Many students were not mollified by these reassurances, and thus gathered to protest the situation in front of the college’s main building Sept. 16.

“I have a lot of issues about being a new student,” said Carolyn Kowalik, who transferred to Marygrove just before the announcement was made. “Why was I admitted to Marygrove after graduating from Oakland Community College? They knew the school was closing, so why would they allow me to be admitted? It was one to two weeks before classes started when they announced undergraduate classes were ending at the end of the semester. I also am not getting my full multiyear scholarship, since it no longer applies once these programs end.”

As a result of the demonstrations, several members of the school’s administration and board of trustees met with students at meetings on Sept. 22 and Sept. 27. There, they answered student questions about the change and addressed the frustrations that students had regarding the sudden change.

“‘Why didn’t you tell us sooner?’ was a common question,” said Ahee. “The answer is  … we saw signs that enrollment was picking up in the summer. Our students tend not to register early and have a lot of late registrations. When those numbers were lower than anticipated, we made the decision (to cut our curriculum) because the money just was not there to keep those programs available.”

Another meeting has been planned but was not scheduled as of press time.

While many students attended the first two meetings, some said it was too little and too late.

“Their mind is made up. They’re not changing the plan. I went to the meeting more out of curiosity,” said Slivik. “They said they were doing everything they could. My concerns weren’t really addressed; they were more just saying the right things and trying to save face. Only a portion of the board was there, and they were sort of condescending toward what was asked.”

Ahee said the administration is doing everything possible to help students during this time.

“We hosted a job fair for our faculty and staff,” Ahee said. “All of (our) students have been counseled individually by people who are adept at financial and academic counseling. We have made a particular effort to help them get to the next-best place for them. We are currently running our transfer fair until the end of October, where more than 40 schools are making resources available to help students transfer.”

Emails about the transfer fair, which includes representatives from other schools and universities, have been sent out every Monday morning to each student’s school email account. These resources are available between noon and 2 p.m. on Tuesdays and Thursdays in the lobby of the Madame Cadillac Building until Thursday, Oct. 26.

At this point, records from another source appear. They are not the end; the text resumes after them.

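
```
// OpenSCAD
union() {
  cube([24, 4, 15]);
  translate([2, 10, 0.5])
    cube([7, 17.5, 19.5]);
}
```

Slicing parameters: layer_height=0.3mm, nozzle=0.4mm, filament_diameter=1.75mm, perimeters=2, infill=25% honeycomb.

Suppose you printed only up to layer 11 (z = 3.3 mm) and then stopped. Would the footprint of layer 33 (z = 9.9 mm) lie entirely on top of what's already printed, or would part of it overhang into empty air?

Compare the two slices. At z = 3.3: the cube is present — its section is the full 24×4 rectangle (area 96.00 mm²); the cube at (2, 10) (footprint 7×17.5) is included at this height (area 122.50 mm²); Taking the union: the 2 present regions are separate (no shared area or edge), so areas and boundary lengths simply add and each stays a separate island — area = 218.50 mm². At z = 9.9: the 24×4 cube contributes its full rectangle (area 96.00 mm²); the cube at (2, 10) (footprint 7×17.5) is included at this height (area 122.50 mm²); Merging all regions: the 2 present regions are separate (no shared area or edge), so areas and boundary lengths simply add and each stays a separate island — area = 218.50 mm². Checking containment: the cross-section at z = 9.9 is a subset of the cross-section at z = 3.3.

entirely on top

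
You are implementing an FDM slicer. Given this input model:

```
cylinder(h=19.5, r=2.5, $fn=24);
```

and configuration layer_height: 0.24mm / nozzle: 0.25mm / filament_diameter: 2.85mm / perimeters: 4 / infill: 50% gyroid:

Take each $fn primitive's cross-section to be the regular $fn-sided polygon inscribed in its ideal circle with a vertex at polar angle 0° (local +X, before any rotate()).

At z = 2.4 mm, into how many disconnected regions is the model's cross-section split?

At z = 2.4 mm: the cylinder: section is a regular 24-gon, circumradius r=2.5. The result has 1 disconnected region.

1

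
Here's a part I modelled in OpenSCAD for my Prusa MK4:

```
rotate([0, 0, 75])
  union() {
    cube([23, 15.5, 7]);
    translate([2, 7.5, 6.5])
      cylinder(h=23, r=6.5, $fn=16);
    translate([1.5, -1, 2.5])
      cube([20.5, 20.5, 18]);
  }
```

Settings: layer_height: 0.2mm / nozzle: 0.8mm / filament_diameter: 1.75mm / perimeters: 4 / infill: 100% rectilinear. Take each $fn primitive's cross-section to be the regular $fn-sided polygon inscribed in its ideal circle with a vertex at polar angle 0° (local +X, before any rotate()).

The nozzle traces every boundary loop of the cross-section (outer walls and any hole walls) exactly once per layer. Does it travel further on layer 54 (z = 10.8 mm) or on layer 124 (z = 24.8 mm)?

Layer 54 (z = 10.8): the cube does not reach this height (z outside [0, 7]); the cylinder at (2, 7.5): section is a regular 16-gon, circumradius r=6.5 (perimeter = 2·16·6.500·sin(180°/16) = 40.58 mm); the 20.5×20.5 cube at (1.5, -1) contributes its full rectangle (perimeter 82.00 mm); Merging all regions: the regions partially overlap (shared area 71.12 mm²), so the edge portions inside another operand are dropped and the merged outline is re-measured after clipping — boundary = 88.47 mm; (rotated 75° about Z; rotation is an isometry so areas/perimeters/island counts are preserved). So its perimeter = 88.47 mm. Layer 124 (z = 24.8): the cube is not intersected at this z (z outside [0, 7]); the cylinder at (2, 7.5): section is a regular 16-gon, circumradius r=6.5 (perimeter = 2·16·6.500·sin(180°/16) = 40.58 mm); the cube at (1.5, -1) is not intersected at this z (z outside [2.5, 20.5]); Taking the union: only the r=6.5 cylinder at (2, 7.5) is present, so the union is just that shape — boundary = 40.58 mm; (whole slice rotated 75° about Z — lengths, areas and connectivity unchanged). So its perimeter = 40.58 mm. Layer 54 is larger (88.47 vs 40.58 mm).

layer 54 (z = 10.8 mm)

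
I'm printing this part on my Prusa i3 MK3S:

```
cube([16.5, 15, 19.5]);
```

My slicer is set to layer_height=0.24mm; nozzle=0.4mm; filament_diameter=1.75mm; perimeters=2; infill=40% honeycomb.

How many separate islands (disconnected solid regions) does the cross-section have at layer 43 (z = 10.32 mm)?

1

At z = 10.32 mm: the cube (footprint 16.5×15) is included at this height. Overall, the cross-section is a single solid region. Island count = 1.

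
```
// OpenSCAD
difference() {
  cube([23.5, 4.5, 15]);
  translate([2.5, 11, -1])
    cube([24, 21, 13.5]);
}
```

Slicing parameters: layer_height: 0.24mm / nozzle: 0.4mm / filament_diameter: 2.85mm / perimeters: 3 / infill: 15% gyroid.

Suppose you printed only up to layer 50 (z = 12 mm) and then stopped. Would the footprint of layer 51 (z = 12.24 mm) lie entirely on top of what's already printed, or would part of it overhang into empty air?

Compare the two slices. At z = 12: the cube is present — its section is the full 23.5×4.5 rectangle (area 105.75 mm²); the 24×21 cube at (2.5, 11) contributes its full rectangle (area 504.00 mm²); Subtracting the remaining from the first: starting from the 23.5×4.5 cube (105.75 mm²), the 24×21 cube at (2.5, 11) misses the remaining region (no effect) — area = 105.75 mm². At z = 12.24: the cube is present — its section is the full 23.5×4.5 rectangle (area 105.75 mm²); the cube at (2.5, 11) is present — its section is the full 24×21 rectangle (area 504.00 mm²); Taking the first minus the rest: starting from the 23.5×4.5 cube (105.75 mm²), the 24×21 cube at (2.5, 11) misses the remaining region (no effect) — area = 105.75 mm². Checking containment: the cross-section at z = 12.24 is a subset of the cross-section at z = 12.

entirely on top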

With many students caught in an awkward situation, many also are questioning whether the school has exhausted all of its options. Many want to see the state of pay for administrators but said they have yet to have access to that information.

“They would like to see evidence the college cannot continue with its undergrad programs,” said Hoge. “One of the requirements of a private college for providing financial exigency is to provide proof the administration has suffered cuts, and President (Elizabeth) Burns has pretty much said it’s none of their business.”

The administrators said all other possible measures have been done to avoid the curriculum cuts, and they are eager to respond to student questions and concerns.

“A public university is required to divulge information about compensation; as a private institution, we are not,” said Ahee. “The administration has responded to student concerns. They were able to ask their questions at the two meetings this past week, and this topic was not brought up. To address this particular concern, I will say all has been done. Salaries are not public, and we ask people to respect that.”